How do I remove all "black pixels" from a binary (image)?

Question

I am looking for the best performing code, which removes all black pixels = #{000000} from a binary. Code Example:

img: make image! [100x75 0.0.255]
loop 1000 [change at img random 99x74 0.0.0]
probe length? foo: copy img/rgb
probe delta-time [remove-each [r g b] foo [ all [zero? r zero? g zero? b] ]]
probe length? foo
foo: copy img/rgb
probe delta-time [trim/with foo #{000000}]
probe length? probe foo

Trim performs quite fast but doesn't work as supposed, as it removes all zero-byte #{00} from the binary.

What is the fastest code to remove all "black pixels" = three zero-bytes = #{000000} from a binary? Any further suggestions?
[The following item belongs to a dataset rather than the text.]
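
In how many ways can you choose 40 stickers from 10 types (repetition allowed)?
C(40+10-1, 10-1) = C(49, 9) = 2054455634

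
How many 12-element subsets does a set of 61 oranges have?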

Might be using parse performs better?

Answer 1

four times faster than Remove-each example :-)

print "=========="
probe length? foo: copy img/rgb
new: make binary! length? foo
probe delta-time [
    parse foo [
        here:
        there: 
        any [
            #{000000} (append/part new here there ) here: there: 
            | 3 skip there: 
        ]
        (append/part new here there  )    
    ]
]
probe length? new

results

; remove-each
==========
0:00:00.003395
19683

; parse with concatenated append
==========
0:00:00.000872
19683

Answer 2

Using PARSE and creating a new binary series should be the fastest method:

probe length? foo: copy img/rgb
new: make binary! length? foo

probe delta-time [
    parse foo [any [s: #{000000} | 3 skip (append/part new s 3)]]
]
probe length? new

Here it performs almost twice faster than using REMOVE-EACH.